REPUBLIKA.CO.ID, Menonton televisi terlalu banyak memang tidak baik untuk kesehatan. Akan tetapi, penelitian terbaru menunjukkan bahwa bahaya yang timbul dari terlalu banyak menonton televisi dapat lebih besar lagi.
Dalam penelitian yang dilakukan di Jepang ini, tim peneliti memantau kebiasaan menonton pada lebih dari 86 ribu orang. Orang-orang yang dipantau oleh tim peneliti ini berusia 40 hingga 78 tahun pada 1988-1990. Tim peneliti terus memantau orang-orang tersebut selama 19 tahun.
Tim peneliti kemudian menemukan bahwa waktu yang terlalu lama digunakan untuk menonton merupakan salah satu penyebab utama terjadinya emboli paru. Selama penelitian berlangsung, tim peneliti menemukan 59 kasus kematian akibat emboli paru.

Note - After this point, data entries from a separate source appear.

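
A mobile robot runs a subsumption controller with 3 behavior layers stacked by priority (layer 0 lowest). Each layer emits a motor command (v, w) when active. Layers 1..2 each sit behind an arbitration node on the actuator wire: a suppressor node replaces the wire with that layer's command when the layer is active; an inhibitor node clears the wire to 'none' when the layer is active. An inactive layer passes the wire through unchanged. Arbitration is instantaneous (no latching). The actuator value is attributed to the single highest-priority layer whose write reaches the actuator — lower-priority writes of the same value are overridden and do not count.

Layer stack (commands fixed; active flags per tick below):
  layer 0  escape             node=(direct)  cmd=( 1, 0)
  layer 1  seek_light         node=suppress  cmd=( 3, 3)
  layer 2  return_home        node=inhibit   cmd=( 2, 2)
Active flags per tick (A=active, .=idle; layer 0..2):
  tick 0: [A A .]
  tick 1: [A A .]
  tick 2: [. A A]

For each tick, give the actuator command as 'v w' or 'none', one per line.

tick 0:
  L0 escape: active, feeds wire = (1, 0)
  L1 seek_light: active, suppressor → wire = (3, 3)
  L2 return_home: idle → wire stays (3, 3)
  actuator = (3, 3)
tick 1:
  L0 escape: active, feeds wire = (1, 0)
  L1 seek_light: active, suppressor → wire = (3, 3)
  L2 return_home: idle → wire stays (3, 3)
  actuator = (3, 3)
tick 2:
  L0 escape: idle → wire = none
  L1 seek_light: active, suppressor → wire = (3, 3)
  L2 return_home: active, inhibitor → wire = none
  actuator = none

3 3
3 3
none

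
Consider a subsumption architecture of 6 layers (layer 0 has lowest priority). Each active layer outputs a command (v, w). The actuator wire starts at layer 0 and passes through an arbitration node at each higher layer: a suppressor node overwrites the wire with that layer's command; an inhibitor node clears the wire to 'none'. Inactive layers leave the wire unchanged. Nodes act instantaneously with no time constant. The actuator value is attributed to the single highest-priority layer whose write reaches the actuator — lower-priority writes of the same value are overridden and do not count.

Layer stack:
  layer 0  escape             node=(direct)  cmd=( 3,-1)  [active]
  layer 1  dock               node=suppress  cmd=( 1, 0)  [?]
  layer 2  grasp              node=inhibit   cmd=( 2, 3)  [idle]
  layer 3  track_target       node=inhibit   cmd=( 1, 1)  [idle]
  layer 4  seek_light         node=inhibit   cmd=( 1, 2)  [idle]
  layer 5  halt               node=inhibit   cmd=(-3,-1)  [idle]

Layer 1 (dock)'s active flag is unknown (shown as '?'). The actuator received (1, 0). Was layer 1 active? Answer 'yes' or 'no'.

yes

If layer 1 is active=yes:
  actuator would be (1, 0)
If layer 1 is active=no:
  actuator would be (3, -1)
Observed (1, 0), so layer 1 was active.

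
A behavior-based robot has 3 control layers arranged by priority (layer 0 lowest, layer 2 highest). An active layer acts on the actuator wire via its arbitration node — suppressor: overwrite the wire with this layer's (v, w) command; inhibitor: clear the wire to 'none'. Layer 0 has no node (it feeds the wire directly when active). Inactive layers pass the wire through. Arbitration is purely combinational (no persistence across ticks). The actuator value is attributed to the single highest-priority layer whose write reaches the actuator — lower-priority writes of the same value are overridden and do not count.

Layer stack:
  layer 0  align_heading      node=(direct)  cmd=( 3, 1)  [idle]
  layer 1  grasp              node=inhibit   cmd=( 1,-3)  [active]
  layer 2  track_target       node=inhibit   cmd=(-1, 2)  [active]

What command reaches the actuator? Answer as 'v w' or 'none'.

none

[0] align_heading off; wire := none
[1] grasp on (inhibit); wire := none
[2] track_target on (inhibit); wire := none
output none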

Emboli paru merupakan kondisi berbahaya yang dapat menjadi semakin berbahaya jika seseorang tidak bergerak. Emboli paru kerap diawali dengan terjadinya penggumpalan dalam tubuh yang kemudian bergerak menuju paru-paru, menyumbat pembuluh darah, hingga menyebabkan kematian jika tidak ditangani.
Temuan dalam penelitian juga membantu tim peneliti menemukan bahwa untuk setiap dua jam tambahan dalam menonton televisi per hari, risiko emboli paru yang fatal dapat meningkat hingga 40 persen. Menonton televisi selama lima jam lebih lama setiap hari juga menyebabkan risiko kematian dapat meningkat hingga dua kali lipat jika dibandingkan dengan orang-orang yang hanya menonton televisi kurang dari 2,5 jam per hari.
Oleh karena itu, tim peneliti mengungkapkan kekhawatiran mengenai bahaya di balik kebiasaan menonton televisi terlalu lama yang menyebabkan seseorang tidak bergerak aktif. Karena semakin lama, kebiasaan masyarakat untuk menonton beberapa episode program televisi sekaligus dalam satu kali duduk semakin meningkat.
"Warga Jepang semakin mengadopsi gaya hidup tidak aktif (sendetary), yang kami percaya dapat menyebabkan mereka pada peningkatan risiko," jelas kepala peneliti Profesor Hiroyasu Iso dari Osaka University seperti dilansir Independent.
Agar kegiatan menonton televisi tidak membahayakan kesehatan bahkan jiwa, Iso menyarankan agar masyarakat tetap bergerak aktif di sela-sela menonton televisi. Misalnya, setelah satu jam menonton televisi, masyarakat dapat berdiri, meregangkan badan hingga berjalan keliling. Saat menonton televisi, masyarakat juga bisa menggerak-gerakkan otot kaki selama lima menit untuk relaksasi.
Tim peneliti juga mengungkapkan bahwa penelitan mereka di mulai pada saat komputer mobile dan layanan streaming belum populer. Oleh karena itu, tim peneliti juga mengatakan bahwa mereka perlu melakukan penelitian lebih lanjut untuk menemukan ada atau tidaknya bahaya yang bersembunyi di balik kedua teknologi tersebut.